I started off the quarter nervous about talking in front of a group and worried about what would happen when my students asked me a question I didn’t know the answer to. I was also worried because I somehow managed to get an A in the class, but I wasn’t sure how that happened. Meaning, I didn’t feel like I had a firm grasp of the material. Regardless, I took the position.
For my very first session, I went through the first homework set and figured out how to do all but the last part, which I thought would be simple because it was just algebra. I had ideas on what I wanted to write on the board and how to explain the concepts. I got to the classroom, did my introduction, gave them some time with the problem set, and started writing. I felt like I was tripping over my words and explaining incorrectly the whole time. However, later, some students said they had understood me. I guess the moral of the story is trust yourself, and try not to get to nervous of the first day. Also, later in the week my students spent an entire session on what I had thought would be a simple problem, so don’t over or underestimate your students.
In the beginning of the quarter I would typically start by separating my students into groups based on which problem they were working on and give them some time to discuss in groups. The amount of group time I scheduled in started off smaller, when I was less comfortable with silence, and grew as I grew more comfortable with my position. I would then start from the beginning of problem number one. Once I set up the problem, I would put down the chalk and let the students work on it for a while. Then, I would bring them back together, set them up for the next step and repeat. I think this is a good strategy for the first few weeks when the students are getting used to doing math problems again. It is also helpful for them to use Emily’s recipe for doing a problem set. If you just ask them problem specific questions, they may not be able to do that for themselves come test time. So, especially with some of the students who need more attention, make sure you go through the recipe with them when they ask questions. Usually, they say something about how they don’t understand this part, start telling me what they did, and I realize they are confused because they missed a major part of the question or directions. I tell them to back up, and we go through the recipe together. Then I give them advice on that particular problem if they are still struggling.

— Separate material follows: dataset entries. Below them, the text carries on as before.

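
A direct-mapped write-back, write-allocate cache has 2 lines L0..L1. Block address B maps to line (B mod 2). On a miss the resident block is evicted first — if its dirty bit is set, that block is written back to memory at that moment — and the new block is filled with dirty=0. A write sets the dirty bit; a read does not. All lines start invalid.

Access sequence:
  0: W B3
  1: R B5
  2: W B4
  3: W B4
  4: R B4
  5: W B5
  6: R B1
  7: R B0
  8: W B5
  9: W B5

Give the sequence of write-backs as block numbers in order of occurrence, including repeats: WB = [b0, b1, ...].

  0 | W B3 → L1 miss [D]
  1 | R B5 → L1 miss wb→B3 [-]
  2 | W B4 → L0 miss [D]
  3 | W B4 → L0 hit [D]
  4 | R B4 → L0 hit [D]
  5 | W B5 → L1 hit [D]
  6 | R B1 → L1 miss wb→B5 [-]
  7 | R B0 → L0 miss wb→B4 [-]
  8 | W B5 → L1 miss [D]
  9 | W B5 → L1 hit [D]

WB = [3, 5, 4]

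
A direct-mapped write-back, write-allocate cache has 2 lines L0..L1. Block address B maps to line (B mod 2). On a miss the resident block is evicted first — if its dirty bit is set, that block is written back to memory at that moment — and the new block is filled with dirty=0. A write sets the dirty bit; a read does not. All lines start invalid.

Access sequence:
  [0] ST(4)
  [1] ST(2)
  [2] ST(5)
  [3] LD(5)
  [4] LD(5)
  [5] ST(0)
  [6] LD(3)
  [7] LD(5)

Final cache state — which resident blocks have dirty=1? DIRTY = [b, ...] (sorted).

  0 | W B4 → L0 miss [D]
  1 | W B2 → L0 miss wb→B4 [D]
  2 | W B5 → L1 miss [D]
  3 | R B5 → L1 hit [D]
  4 | R B5 → L1 hit [D]
  5 | W B0 → L0 miss wb→B2 [D]
  6 | R B3 → L1 miss wb→B5 [-]
  7 | R B5 → L1 miss [-]

DIRTY = [0]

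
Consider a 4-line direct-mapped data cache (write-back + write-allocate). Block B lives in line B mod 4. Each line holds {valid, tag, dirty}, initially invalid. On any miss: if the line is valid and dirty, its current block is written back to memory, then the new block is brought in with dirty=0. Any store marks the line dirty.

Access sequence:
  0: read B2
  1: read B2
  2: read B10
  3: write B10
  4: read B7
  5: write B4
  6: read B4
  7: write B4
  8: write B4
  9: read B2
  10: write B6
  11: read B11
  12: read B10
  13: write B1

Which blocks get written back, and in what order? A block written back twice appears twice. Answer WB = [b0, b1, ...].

0: R B2 → L2 miss [-]
1: R B2 → L2 hit [-]
2: R B10 → L2 miss [-]
3: W B10 → L2 hit [D]
4: R B7 → L3 miss [-]
5: W B4 → L0 miss [D]
6: R B4 → L0 hit [D]
7: W B4 → L0 hit [D]
8: W B4 → L0 hit [D]
9: R B2 → L2 miss wb→B10 [-]
10: W B6 → L2 miss [D]
11: R B11 → L3 miss [-]
12: R B10 → L2 miss wb→B6 [-]
13: W B1 → L1 miss [D]

WB = [10, 6]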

Near the middle of the quarter most of the students really began to use the time for group study work on their own. They would come in, I would tell them to work in groups and sometimes I would just sit there and wait for someone to ask a question. After the first midterm I stopped going over one problem with the whole class all together and began answering specific questions each group had. This meant I would repeat a similar explanation multiple times, but I think it is better to cater to the different learning speeds and styles by answering individual questions. Also, when they were just working in their groups I went around to each group to see if they had questions. I usually found that there were questions they wanted to ask, but didn’t raise their hand to ask. I think it is very helpful for the learning assistant to go up to each group and ask if they have questions because they may be too shy to ask and/or may go off on a completely wrong path if I don’t stop them. One thing I hadn’t been expecting is that people sitting next to each other are not always working together, so it is a good idea to check in with every student as you walk around and make sure all of them are comfortable with the problem.